Непомилуев стоял, не поднимая головы и не веря в то, что это происходит наяву.
– А сейчас-то зачем пришел? – вскинулась Алена. – Следы замести? Чтоб подозрение на тебя не упало? Или ты совсем нас за дурачков держишь? Да еще жалеешь, поди. Господи, да лучше б ты просто сволочью был, – махнула она рукой.
– Я знаю, зачем он это сделал, – сказала девочка с косичками.
– Зачем? – резко повернулась Алена, и голос ее прозвучал враждебно и требовательно.
– Затем, что он в тебя втюрился, а потом ночью увидел, как мы с Ромкой из лазарета шли, и решил отомстить.
– Это правда, Ромочка? – спросила Алена медовым голосом.
– Что правда? – вяло переспросил Богач. – Что пупс в тебя втюрился?
– Нет.
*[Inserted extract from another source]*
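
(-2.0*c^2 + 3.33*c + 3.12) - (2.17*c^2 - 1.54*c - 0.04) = -4.17*c^2 + 4.87*c + 3.16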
Что ты был с этой б…ю?
Маруся хотела что-то сказать, но вместо этого беззвучно, беспомощно заплакала.
– Детский сад какой-то, – простонал Бодуэн. – Вы с ума все посходили? Вы, вы хоть понимаете, что вы наделали? Кто вы такие вообще – ты, ты, ты? – бессвязно показывал он то на Рому, то на Павлика, то на Марусю. – Ты откуда взялся? Лапоть ты деревенский. Кто тебя впустил сюда? Для чего? Ты же просто недоразумение угреводное. Вот уж точно Бог шельму метит. – Он подскочил к Павлику и не ударил, а как-то брезгливо царапнул его по подбородку: выше было не дотянуться. И плюнул под ноги.
– Убить гада? – спросил Данила негромко и сжал кулак, разломав несчастный кубик Рубика.
– Нельзя, – желчно сказал Сыроед, надевая головной убор. – Малыш вон под ее защитой, – и кивнул на оскорбленную Алену.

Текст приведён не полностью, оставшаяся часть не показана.